防衛省は3月31日、米軍が、自衛隊の統合作戦司令部との連携を専門に扱う部署を新設し、港区六本木の赤坂プレスセンターに拠点を置くと発表しました。国は「在日米軍の統合軍司令部へのアップグレードの開始」と位置づけており、米軍の指揮下のもと、自衛隊が米軍と肩を並べて軍事作戦を進めようという動きが、都心の港区を拠点に進められようとしています。

日本組み込み「力の平和」
自衛隊の統合作戦司令部は3月24日に設置されたもの。新宿区市ヶ谷の防衛省内に置かれ、陸海空の三つの自衛隊を、一体で指揮します。
今後、設置予定の在日米軍の統合軍司令部は、現在の司令部を格上げして横田基地に置かれるとみられます。在日米軍の指揮は、これまでハワイにあるインド太平洋軍司令部が担っており、在日米軍司令部は基地の管理などが主な役割でした。これが、実際に戦争を指揮する司令部になることになります。
赤坂プレスセンターは、市ヶ谷からほど近く、ヘリポートがあって横田基地への移動もしやすいことから、日常的に自衛隊の統合作戦司令部との連絡・調整を行うための機関となります。
赤坂プレスセンターは、旧日本軍の麻布第三連隊があった場所を、戦後直後に米軍が接収した土地。
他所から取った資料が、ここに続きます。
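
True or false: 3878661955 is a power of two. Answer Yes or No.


0b11100111001011111010111101000011. Multiple bits set => No

No


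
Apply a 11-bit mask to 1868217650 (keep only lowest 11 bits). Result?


1868217650 & 2047 = 1330

1330


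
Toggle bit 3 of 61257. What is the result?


61257 ^ (1 << 3) = 61257 ^ 8 = 61249

61249


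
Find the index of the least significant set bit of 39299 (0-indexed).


0b1001100110000011. Lowest set bit at position 0

0


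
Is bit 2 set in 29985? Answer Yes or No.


0b111010100100001, bit 2 = 0. No

No


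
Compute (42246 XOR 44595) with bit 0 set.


Step 1: 42246 ^ 44595 = 2869
Step 2: 2869 | (1 << 0) = 2869 | 1 = 2869

2869


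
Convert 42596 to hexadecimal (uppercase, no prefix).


42596 = A664 hex

A664


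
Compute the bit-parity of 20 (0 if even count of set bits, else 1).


0b10100 has 2 ones => parity 0

0


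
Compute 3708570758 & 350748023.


0b11011101000011000100110010000110 & 0b10100111001111111110101110111 = 0b10100000001000100110000000110 = 335825926

335825926


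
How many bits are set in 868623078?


0b110011110001100010001011100110 has 15 set bits

15


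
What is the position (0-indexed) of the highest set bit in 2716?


0b101010011100. Highest set bit at position 11

11


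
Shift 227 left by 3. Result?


0b11100011 << 3 = 0b11100011000 = 1816

1816


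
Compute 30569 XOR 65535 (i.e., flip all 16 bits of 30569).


30569 ^ 65535 = 34966

34966


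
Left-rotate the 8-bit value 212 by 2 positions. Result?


Rotate 0b11010100 left by 2 (8-bit) = 0b1010011 = 83

83


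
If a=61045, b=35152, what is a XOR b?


61045 ^ 35152 = 26405

26405


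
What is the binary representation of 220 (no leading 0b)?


220 = 11011100 in binary

11011100


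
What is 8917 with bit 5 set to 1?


8917 | (1 << 5) = 8917 | 32 = 8949

8949


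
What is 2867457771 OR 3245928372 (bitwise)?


0b10101010111010011110111011101011 | 0b11000001011110001110111110110100 = 0b11101011111110011110111111111111 = 3959025663

3959025663


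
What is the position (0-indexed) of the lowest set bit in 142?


0b10001110. Lowest set bit at position 1

1


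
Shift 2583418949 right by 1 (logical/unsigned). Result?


0b10011001111110111101100001000101 >> 1 = 0b1001100111111011110110000100010 = 1291709474

1291709474


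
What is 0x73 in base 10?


73 hex = 115 decimal

115


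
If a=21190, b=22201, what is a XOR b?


21190 ^ 22201 = 1151

1151


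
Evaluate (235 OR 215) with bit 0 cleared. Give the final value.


Step 1: 235 | 215 = 255
Step 2: 255 & ~(1 << 0) = 254

254


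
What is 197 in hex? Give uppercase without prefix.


197 = C5 hex

C5


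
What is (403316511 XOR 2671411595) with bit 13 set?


Step 1: 403316511 ^ 2671411595 = 2268110484
Step 2: 2268110484 | (1 << 13) = 2268110484 | 8192 = 2268118676

2268118676


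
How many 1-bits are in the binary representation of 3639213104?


0b11011000111010011111110000110000 has 17 set bits

17


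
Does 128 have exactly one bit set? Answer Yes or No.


0b10000000. Only one bit set => Yes

Yes


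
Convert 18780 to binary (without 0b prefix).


18780 = 100100101011100 in binary

100100101011100


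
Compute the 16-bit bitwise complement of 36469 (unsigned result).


~0b1000111001110101 = 0b111000110001010 = 29066 (16-bit unsigned)

29066


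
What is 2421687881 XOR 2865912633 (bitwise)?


0b10010000010110000000011001001001 ^ 0b10101010110100100101101100111001 = 0b111010100010100101110101110000 = 982146416

982146416


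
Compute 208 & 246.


0b11010000 & 0b11110110 = 0b11010000 = 208

208


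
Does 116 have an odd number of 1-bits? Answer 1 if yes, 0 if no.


0b1110100 has 4 ones => parity 0

0


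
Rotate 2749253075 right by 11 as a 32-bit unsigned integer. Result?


Rotate 0b10100011110111100100010111010011 right by 11 (32-bit) = 0b10111010011101000111101111001000 = 3128196040

3128196040


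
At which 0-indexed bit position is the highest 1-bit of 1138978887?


0b1000011111000110111000001000111. Highest set bit at position 30

30


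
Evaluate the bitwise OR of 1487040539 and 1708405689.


0b1011000101000100111000000011011 | 0b1100101110101000011001110111001 = 0b1111101111101100111001110111011 = 2113303483

2113303483


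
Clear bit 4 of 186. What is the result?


186 & ~(1 << 4) = 170

170


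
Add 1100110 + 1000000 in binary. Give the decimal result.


1100110 + 1000000 = 10100110 = 166

166


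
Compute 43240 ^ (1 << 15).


43240 ^ (1 << 15) = 43240 ^ 32768 = 10472

10472


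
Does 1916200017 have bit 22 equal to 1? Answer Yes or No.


0b1110010001101101110010001010001, bit 22 = 0. No

No


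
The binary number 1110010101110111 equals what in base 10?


1110010101110111 in decimal = 58743

58743


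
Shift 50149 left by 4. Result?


0b1100001111100101 << 4 = 0b11000011111001010000 = 802384

802384


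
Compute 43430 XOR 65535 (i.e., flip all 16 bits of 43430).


43430 ^ 65535 = 22105

22105


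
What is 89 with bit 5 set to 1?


89 | (1 << 5) = 89 | 32 = 121

121


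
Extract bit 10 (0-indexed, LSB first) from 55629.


0b1101100101001101, position 10 = 0

0


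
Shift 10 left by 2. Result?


0b1010 << 2 = 0b101000 = 40

40


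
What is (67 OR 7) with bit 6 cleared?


Step 1: 67 | 7 = 71
Step 2: 71 & ~(1 << 6) = 7

7


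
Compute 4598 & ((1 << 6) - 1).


4598 & 63 = 54

54


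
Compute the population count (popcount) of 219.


0b11011011 has 6 set bits

6


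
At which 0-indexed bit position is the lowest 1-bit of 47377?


0b1011100100010001. Lowest set bit at position 0

0


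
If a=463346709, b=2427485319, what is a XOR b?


463346709 ^ 2427485319 = 2335072402

2335072402


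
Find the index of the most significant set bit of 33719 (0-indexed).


0b1000001110110111. Highest set bit at position 15

15


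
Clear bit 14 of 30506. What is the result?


30506 & ~(1 << 14) = 14122

14122


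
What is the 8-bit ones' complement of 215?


215 ^ 255 = 40

40


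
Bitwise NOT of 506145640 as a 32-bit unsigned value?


~0b11110001010110010101101101000 = 0b11100001110101001101010010010111 = 3788821655 (32-bit unsigned)

3788821655


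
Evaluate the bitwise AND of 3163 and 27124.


0b110001011011 & 0b110100111110100 = 0b100001010000 = 2128

2128


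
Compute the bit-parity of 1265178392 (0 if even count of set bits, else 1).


0b1001011011010010001011100011000 has 14 ones => parity 0

0


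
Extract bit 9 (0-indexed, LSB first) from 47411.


0b1011100100110011, position 9 = 0

0


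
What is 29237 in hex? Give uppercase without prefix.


29237 = 7235 hex

7235


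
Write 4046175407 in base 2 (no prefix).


4046175407 = 11110001001010111011110010101111 in binary

11110001001010111011110010101111


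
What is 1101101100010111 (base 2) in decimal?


1101101100010111 in decimal = 56087

56087


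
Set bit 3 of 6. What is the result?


6 | (1 << 3) = 6 | 8 = 14

14


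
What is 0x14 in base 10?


14 hex = 20 decimal

20


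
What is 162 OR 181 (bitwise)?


0b10100010 | 0b10110101 = 0b10110111 = 183

183


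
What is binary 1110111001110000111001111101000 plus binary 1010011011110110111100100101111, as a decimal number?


1110111001110000111001111101000 + 1010011011110110111100100101111 = 11001010101100111110110100010111 = 3400789271

3400789271


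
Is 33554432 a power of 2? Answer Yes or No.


0b10000000000000000000000000. Only one bit set => Yes

Yes


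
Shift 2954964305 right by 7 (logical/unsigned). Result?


0b10110000001000010010110101010001 >> 7 = 0b1011000000100001001011010 = 23085658

23085658


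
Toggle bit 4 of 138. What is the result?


138 ^ (1 << 4) = 138 ^ 16 = 154

154


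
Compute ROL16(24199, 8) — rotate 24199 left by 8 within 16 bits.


Rotate 0b101111010000111 left by 8 (16-bit) = 0b1000011101011110 = 34654

34654


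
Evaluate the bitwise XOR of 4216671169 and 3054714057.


0b11111011010101010100101111000001 ^ 0b10110110000100110011110011001001 = 0b1001101010001100111011100001000 = 1296463624

1296463624


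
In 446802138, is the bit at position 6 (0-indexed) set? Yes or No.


0b11010101000011010100011011010, bit 6 = 1. Yes

Yes


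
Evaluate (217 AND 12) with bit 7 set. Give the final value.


Step 1: 217 & 12 = 8
Step 2: 8 | (1 << 7) = 8 | 128 = 136

136


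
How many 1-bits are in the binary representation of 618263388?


0b100100110110011111001101011100 has 17 set bits

17


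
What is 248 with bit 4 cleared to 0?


248 & ~(1 << 4) = 232

232


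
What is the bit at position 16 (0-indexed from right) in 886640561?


0b110100110110010000111110110001, position 16 = 1

1


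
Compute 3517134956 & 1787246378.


0b11010001101000110011100001101100 & 0b1101010100001110011011100101010 = 0b1000000100000110011000000101000 = 1082339368

1082339368


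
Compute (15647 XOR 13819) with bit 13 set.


Step 1: 15647 ^ 13819 = 2276
Step 2: 2276 | (1 << 13) = 2276 | 8192 = 10468

10468


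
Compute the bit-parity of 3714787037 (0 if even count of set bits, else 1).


0b11011101011010110010011011011101 has 20 ones => parity 0

0


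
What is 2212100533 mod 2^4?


2212100533 & 15 = 5

5


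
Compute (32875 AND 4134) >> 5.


Step 1: 32875 & 4134 = 34
Step 2: 34 >> 5 = 1

1


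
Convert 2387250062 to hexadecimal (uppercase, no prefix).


2387250062 = 8E4A8B8E hex

8E4A8B8E


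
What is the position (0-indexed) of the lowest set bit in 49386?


0b1100000011101010. Lowest set bit at position 1

1


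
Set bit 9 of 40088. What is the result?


40088 | (1 << 9) = 40088 | 512 = 40600

40600


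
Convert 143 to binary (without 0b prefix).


143 = 10001111 in binary

10001111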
現在は米軍の準機関紙・「星条旗新聞」や、ヘリポート、軍関係者の宿泊施設などがあります。
ヘリポートに飛来するヘリコプターの騒音は周辺住民や、近隣で働く人たちを苦しめ、返還運動が長年、取り組まれてきました。地元の港区も、毎年のように、返還を求める要望を国に行っています。
港区長も緊急要請
防衛省の発表資料は、今回の新部署の設置によって「司令部の人員が大幅に増加する見込みはない」「施設の新設や大規模改修の予定はない」など、基地負担の強化にはつながらないという認識を強調しています。
ただ、横田基地の米軍司令部と市ヶ谷の自衛隊司令部が緊密に連携をするとなれば、同ヘリポートでのヘリの離着陸が増えるなど、さらに負担が増すことになります。さらに、地元自治体や住民が撤去を求めているにもかかわらず、基地の恒久化にもつながります。
港区長と区議会議長は3日、防衛相あての緊急要請を行い、同基地の恒久化につながる懸念を伝えて改めて撤去を求めるとともに、「『アップグレード』の内容の詳細な情報提供」を要請しました。
殺傷力を向上させ
今回の拠点設置の発表に先立ち、3月29日にはヘグセス米国防長官が来日し、在日米軍の司令部の格上げなどについて、中谷元防衛相と会談し、共同記者会見を開いています。
日本平和委員会の千坂純事務局長は、この会見でヘグセス氏が語った内容が、「今回の『アップグレード』を通じて、日米が何を目指すのか、きわめて露骨に語っている。アメリカ主導のもとで日本がどこに向かわされようとしているのか、今回の拠点設置を通じて、広く都民、国民が考えるきっかけになってほしい」と指摘します。
ヘグセス氏は、「在日米軍を戦闘司令部として再編する」として、人員を増やし、司令官に新しい任務と権限を与えると明言。「アメリカが先導する力による平和」を実現するとして、自衛隊と米軍が「戦闘能力、殺傷力、即応性を向上させながら、緊密に協力していくことを楽しみにしている」と述べています。
さらに、「日本は西太平洋でいかなる不測の事態に直面しても、最前線に立ち、互いに支え合いながらともに戦う」とも述べており、自衛隊は、装備や、作戦立案などで圧倒的に上位の力を持つ米軍の指揮下に事実上、入って、世界各地で実際の軍事作戦に組み込まれることになります。